If the lien claimant is not reasonable, then let them know they can set the matter for Lien Trial and they will have the full burden of proving injury and need for treatment. And if the clam is denied and the applicant is not present, well?

FEE SCHEDULE

Make sure you know the amount of the payment which would be allowable “if the injury” or the body part were admitted.

ADMITTED INJURY AND BODY PART BUT YOU HAVE A “SOLID DEFENSE”

A “solid defense” might include, among other things:

• PQME said no further care or subject care not necessary

• AME said no further care or subject care not necessary

• UR denied RFA with no IMR triggered

• IMR determined no medical necessity on the RFA

• MPN: Out-of-network treatment and the facility was placed on notice (Valdez)

• Impermissible lien assignment. Assignment not filed with WCAB or multiple assignments, which are prohibited by statute

• Lien is not properly supported by required declaration (Lab C 4903.8(d). Lien considered invalid without declaration that the services or products were actually provided and that the billing statement is accurate

• IBR has taken place with no appeal to the WCAB so the issue is resolved and any further effort to collect will be met with sanctions

• Improper compounding of medications

• You have a stipulated award or even open C and R for medical care, which limits treatment and therefore justifies denial of this bill


BILL REVIEW: Use your bill review as a guide/script

WE WILL ASK YOU TO PAY US

Under Torres, if the lien claimant appears for Lien Trial and is unable to prove their case, then you may be entitled to sanctions.
Tell the lien clamant that we will fully expect them to be ready to try the case and that if they do not sustain their burden as to the “underlying case,” that you will be filing a DOR for sanctions, costs and attorney fees.

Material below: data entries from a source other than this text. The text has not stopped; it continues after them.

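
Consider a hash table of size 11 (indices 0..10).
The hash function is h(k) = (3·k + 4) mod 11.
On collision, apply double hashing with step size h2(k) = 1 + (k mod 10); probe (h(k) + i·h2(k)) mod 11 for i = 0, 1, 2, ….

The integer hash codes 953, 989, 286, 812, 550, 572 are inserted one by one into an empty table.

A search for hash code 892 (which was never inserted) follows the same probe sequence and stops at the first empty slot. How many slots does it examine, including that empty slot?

2

953 hashes to 3; slot 3 is free -> place at 3.
989 hashes to 1; slot 1 is free -> place at 1.
286 hashes to 4; slot 4 is free -> place at 4.
812 hashes to 9; slot 9 is free -> place at 9.
550 hashes to 4, h2=1; 4 taken -> place at 5.
572 hashes to 4, h2=3; 4 taken -> place at 7.
Table: [., 989, ., 953, 286, 550, ., 572, ., 812, .]
Lookup 892: h=7, h2=3, probe 7,10 → slot 10 empty, not found.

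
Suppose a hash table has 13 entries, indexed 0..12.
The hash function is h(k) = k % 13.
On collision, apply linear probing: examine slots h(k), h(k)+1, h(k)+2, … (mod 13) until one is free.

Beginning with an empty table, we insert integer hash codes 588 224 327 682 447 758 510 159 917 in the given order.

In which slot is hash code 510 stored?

8

588 hashes to 3; slot 3 is free => place at 3.
224 hashes to 3; 3 taken => place at 4.
327 hashes to 2; slot 2 is free => place at 2.
682 hashes to 6; slot 6 is free => place at 6.
447 hashes to 5; slot 5 is free => place at 5.
758 hashes to 4; 4,5,6 taken => place at 7.
510 hashes to 3; 3,4,5,6,7 taken => place at 8.
159 hashes to 3; 3,4,5,6,7,8 taken => place at 9.
917 hashes to 7; 7,8,9 taken => place at 10.
Table: [∅, ∅, 327, 588, 224, 447, 682, 758, 510, 159, 917, ∅, ∅]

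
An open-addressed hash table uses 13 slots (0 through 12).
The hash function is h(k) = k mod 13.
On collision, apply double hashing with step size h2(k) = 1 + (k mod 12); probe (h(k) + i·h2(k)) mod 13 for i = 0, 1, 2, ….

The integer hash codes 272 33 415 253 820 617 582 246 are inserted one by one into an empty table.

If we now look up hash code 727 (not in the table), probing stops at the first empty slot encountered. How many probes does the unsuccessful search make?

Insert 272: h=12, slot 12 empty → index 12.
Insert 33: h=7, slot 7 empty → index 7.
Insert 415: h=12, h2=8, slots 12,7 occupied → index 2.
Insert 253: h=6, slot 6 empty → index 6.
Insert 820: h=1, slot 1 empty → index 1.
Insert 617: h=6, h2=6, slots 6,12 occupied → index 5.
Insert 582: h=10, slot 10 empty → index 10.
Insert 246: h=12, h2=7, slots 12,6 occupied → index 0.
Table: [246, 820, 415, ., ., 617, 253, 33, ., ., 582, ., 272]
Lookup 727: h=12, h2=8, probe 12,7,2,10,5,0,8 → slot 8 empty, not found.

7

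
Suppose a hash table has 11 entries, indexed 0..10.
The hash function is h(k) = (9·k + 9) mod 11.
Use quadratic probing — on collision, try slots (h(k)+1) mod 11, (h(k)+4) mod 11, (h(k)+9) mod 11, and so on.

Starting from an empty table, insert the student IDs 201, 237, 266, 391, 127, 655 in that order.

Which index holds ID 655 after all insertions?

201: h=3 => slot 3
237: h=8 => slot 8
266: h=5 => slot 5
391: h=8, probe 8,9 => slot 9
127: h=8, probe 8,9,1 => slot 1
655: h=8, probe 8,9,1,6 => slot 6
Table: [_, 127, _, 201, _, 266, 655, _, 237, 391, _]

6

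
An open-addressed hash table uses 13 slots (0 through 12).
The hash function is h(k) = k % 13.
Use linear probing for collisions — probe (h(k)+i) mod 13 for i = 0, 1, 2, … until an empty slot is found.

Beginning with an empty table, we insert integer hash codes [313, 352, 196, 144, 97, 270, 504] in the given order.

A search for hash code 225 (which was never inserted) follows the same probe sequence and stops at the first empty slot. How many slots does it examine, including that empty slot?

2

313: h=1 -> slot 1
352: h=1, probe 1,2 -> slot 2
196: h=1, probe 1,2,3 -> slot 3
144: h=1, probe 1,2,3,4 -> slot 4
97: h=6 -> slot 6
270: h=10 -> slot 10
504: h=10, probe 10,11 -> slot 11
Table: [∅, 313, 352, 196, 144, ∅, 97, ∅, ∅, ∅, 270, 504, ∅]
Lookup 225: h=4, probe 4,5 → slot 5 empty, not found.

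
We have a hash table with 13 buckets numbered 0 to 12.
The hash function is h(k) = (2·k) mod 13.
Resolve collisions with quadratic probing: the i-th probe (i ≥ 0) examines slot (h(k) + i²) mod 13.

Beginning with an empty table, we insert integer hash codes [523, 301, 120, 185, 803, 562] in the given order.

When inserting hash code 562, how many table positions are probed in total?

523: h=6 → slot 6
301: h=4 → slot 4
120: h=6, probe 6,7 → slot 7
185: h=6, probe 6,7,10 → slot 10
803: h=7, probe 7,8 → slot 8
562: h=6, probe 6,7,10,2 → slot 2
Table: [_, _, 562, _, 301, _, 523, 120, 803, _, 185, _, _]

4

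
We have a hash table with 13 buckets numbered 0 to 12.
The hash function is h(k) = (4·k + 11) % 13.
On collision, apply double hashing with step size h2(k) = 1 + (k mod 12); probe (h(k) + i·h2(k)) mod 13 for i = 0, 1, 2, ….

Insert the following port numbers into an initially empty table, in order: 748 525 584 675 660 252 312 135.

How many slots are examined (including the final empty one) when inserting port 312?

Insert 748: h=0, slot 0 empty => index 0.
Insert 525: h=5, slot 5 empty => index 5.
Insert 584: h=7, slot 7 empty => index 7.
Insert 675: h=7, h2=4, slot 7 occupied => index 11.
Insert 660: h=12, slot 12 empty => index 12.
Insert 252: h=5, h2=1, slot 5 occupied => index 6.
Insert 312: h=11, h2=1, slots 11,12,0 occupied => index 1.
Insert 135: h=5, h2=4, slot 5 occupied => index 9.
Table: [748, 312, —, —, —, 525, 252, 584, —, 135, —, 675, 660]

4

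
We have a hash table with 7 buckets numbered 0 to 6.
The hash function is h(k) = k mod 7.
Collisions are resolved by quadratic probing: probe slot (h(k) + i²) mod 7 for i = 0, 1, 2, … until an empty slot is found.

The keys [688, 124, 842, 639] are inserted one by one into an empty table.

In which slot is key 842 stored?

688: h=2 → slot 2
124: h=5 → slot 5
842: h=2, probe 2,3 → slot 3
639: h=2, probe 2,3,6 → slot 6
Table: [., ., 688, 842, ., 124, 639]

3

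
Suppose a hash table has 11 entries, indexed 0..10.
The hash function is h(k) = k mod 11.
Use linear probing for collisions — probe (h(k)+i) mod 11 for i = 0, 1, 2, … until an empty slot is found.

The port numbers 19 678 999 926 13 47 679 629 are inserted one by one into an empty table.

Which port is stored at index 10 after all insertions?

19 hashes to 8; slot 8 is free -> place at 8.
678 hashes to 7; slot 7 is free -> place at 7.
999 hashes to 9; slot 9 is free -> place at 9.
926 hashes to 2; slot 2 is free -> place at 2.
13 hashes to 2; 2 taken -> place at 3.
47 hashes to 3; 3 taken -> place at 4.
679 hashes to 8; 8,9 taken -> place at 10.
629 hashes to 2; 2,3,4 taken -> place at 5.
Table: [—, —, 926, 13, 47, 629, —, 678, 19, 999, 679]

679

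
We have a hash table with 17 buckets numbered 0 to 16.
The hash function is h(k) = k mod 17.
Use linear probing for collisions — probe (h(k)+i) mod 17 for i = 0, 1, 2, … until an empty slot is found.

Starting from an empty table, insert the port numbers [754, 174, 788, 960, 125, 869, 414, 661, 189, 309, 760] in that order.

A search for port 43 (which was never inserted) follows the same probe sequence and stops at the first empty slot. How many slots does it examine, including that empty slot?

3

Insert 754: h=6, slot 6 empty -> index 6.
Insert 174: h=4, slot 4 empty -> index 4.
Insert 788: h=6, slot 6 occupied -> index 7.
Insert 960: h=8, slot 8 empty -> index 8.
Insert 125: h=6, slots 6,7,8 occupied -> index 9.
Insert 869: h=2, slot 2 empty -> index 2.
Insert 414: h=6, slots 6,7,8,9 occupied -> index 10.
Insert 661: h=15, slot 15 empty -> index 15.
Insert 189: h=2, slot 2 occupied -> index 3.
Insert 309: h=3, slots 3,4 occupied -> index 5.
Insert 760: h=12, slot 12 empty -> index 12.
Table: [-, -, 869, 189, 174, 309, 754, 788, 960, 125, 414, -, 760, -, -, 661, -]
Lookup 43: h=9, probe 9,10,11 → slot 11 empty, not found.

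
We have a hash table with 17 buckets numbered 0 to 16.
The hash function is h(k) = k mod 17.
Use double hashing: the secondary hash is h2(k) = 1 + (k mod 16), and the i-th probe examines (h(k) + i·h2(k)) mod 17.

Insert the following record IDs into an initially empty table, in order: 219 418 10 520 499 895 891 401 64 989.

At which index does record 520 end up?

Insert 219: h=15, slot 15 empty -> index 15.
Insert 418: h=10, slot 10 empty -> index 10.
Insert 10: h=10, h2=11, slot 10 occupied -> index 4.
Insert 520: h=10, h2=9, slot 10 occupied -> index 2.
Insert 499: h=6, slot 6 empty -> index 6.
Insert 895: h=11, slot 11 empty -> index 11.
Insert 891: h=7, slot 7 empty -> index 7.
Insert 401: h=10, h2=2, slot 10 occupied -> index 12.
Insert 64: h=13, slot 13 empty -> index 13.
Insert 989: h=3, slot 3 empty -> index 3.
Table: [∅, ∅, 520, 989, 10, ∅, 499, 891, ∅, ∅, 418, 895, 401, 64, ∅, 219, ∅]

2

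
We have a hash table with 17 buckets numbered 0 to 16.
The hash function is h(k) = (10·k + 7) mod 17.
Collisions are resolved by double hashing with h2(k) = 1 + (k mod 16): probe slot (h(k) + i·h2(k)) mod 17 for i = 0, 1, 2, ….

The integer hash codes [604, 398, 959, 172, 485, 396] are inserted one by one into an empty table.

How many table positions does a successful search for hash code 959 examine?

2

604 hashes to 12; slot 12 is free → place at 12.
398 hashes to 9; slot 9 is free → place at 9.
959 hashes to 9, h2=16; 9 taken → place at 8.
172 hashes to 10; slot 10 is free → place at 10.
485 hashes to 12, h2=6; 12 taken → place at 1.
396 hashes to 6; slot 6 is free → place at 6.
Table: [., 485, ., ., ., ., 396, ., 959, 398, 172, ., 604, ., ., ., .]
Lookup 959: h=9, h2=16, probe 9,8 → found at 8.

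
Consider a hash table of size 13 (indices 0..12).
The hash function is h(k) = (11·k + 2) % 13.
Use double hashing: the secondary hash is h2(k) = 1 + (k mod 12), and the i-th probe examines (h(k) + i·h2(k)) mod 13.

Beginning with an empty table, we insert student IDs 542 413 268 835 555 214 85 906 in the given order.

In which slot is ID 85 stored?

542: h=10 => slot 10
413: h=8 => slot 8
268: h=12 => slot 12
835: h=9 => slot 9
555: h=10, h2=4, probe 10,1 => slot 1
214: h=3 => slot 3
85: h=1, h2=2, probe 1,3,5 => slot 5
906: h=10, h2=7, probe 10,4 => slot 4
Table: [_, 555, _, 214, 906, 85, _, _, 413, 835, 542, _, 268]

5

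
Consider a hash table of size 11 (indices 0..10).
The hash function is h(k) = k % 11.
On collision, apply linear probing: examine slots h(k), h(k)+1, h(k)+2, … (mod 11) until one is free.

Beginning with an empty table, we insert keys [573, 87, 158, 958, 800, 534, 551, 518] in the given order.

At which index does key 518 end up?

573 hashes to 1; slot 1 is free => place at 1.
87 hashes to 10; slot 10 is free => place at 10.
158 hashes to 4; slot 4 is free => place at 4.
958 hashes to 1; 1 taken => place at 2.
800 hashes to 8; slot 8 is free => place at 8.
534 hashes to 6; slot 6 is free => place at 6.
551 hashes to 1; 1,2 taken => place at 3.
518 hashes to 1; 1,2,3,4 taken => place at 5.
Table: [_, 573, 958, 551, 158, 518, 534, _, 800, _, 87]

5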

WE ARE SENDING OVER THE “STACK”

Lien claimants are the first to demand service of your medical evidence, but probably the last to actually review, much less digest and analyze what is served. You should cheerfully advise them that the proof of your assertions are contained in the stack of documents which you will enthusiastically send over for their review.
Ask to speak to the next higher supervisor in the chain.

FOR FACE-TO-FACE NEGOTIATIONS

If you are at the WCAB, you will likely encounter more aggressive lien representatives, who are often schooled for the “game.” Their tactics often include intimidation. Forget their bluster and stick to your game plan. A calm response is actually what they are not looking for. They want an emotional response, so that a fear-based negotiation will provide them with more money. A calm confidence in your facts and evidence will trump intimidation.

I don’t spend a lot of time with these people, since they are “programmed.” They are also much less likely to be as aggressive at a Lien Trial, so you are going to generally do much better at a Lien Trial than a Lien Conference. Sometimes, the additional appearance is worth the cost.

TELEPHONE NEGOTIATIONS

These seem to have a better tone. I like to take my time and go through elaborate facts. If I am dealing with a “robot,” then of course I switch gears. But again, you have to gauge the opposition. You also need to stay away from percentages and stick by the facts of your case, and why your case is unique.

Sometimes, it is better to recommend a sum certain, rather than responding to their “demand,” which is always percentage centric.

You can also politely correct the other side when they misstate the case facts, since it is highly unlikely that they have studied the matter or they are familiar with the facts and evidence.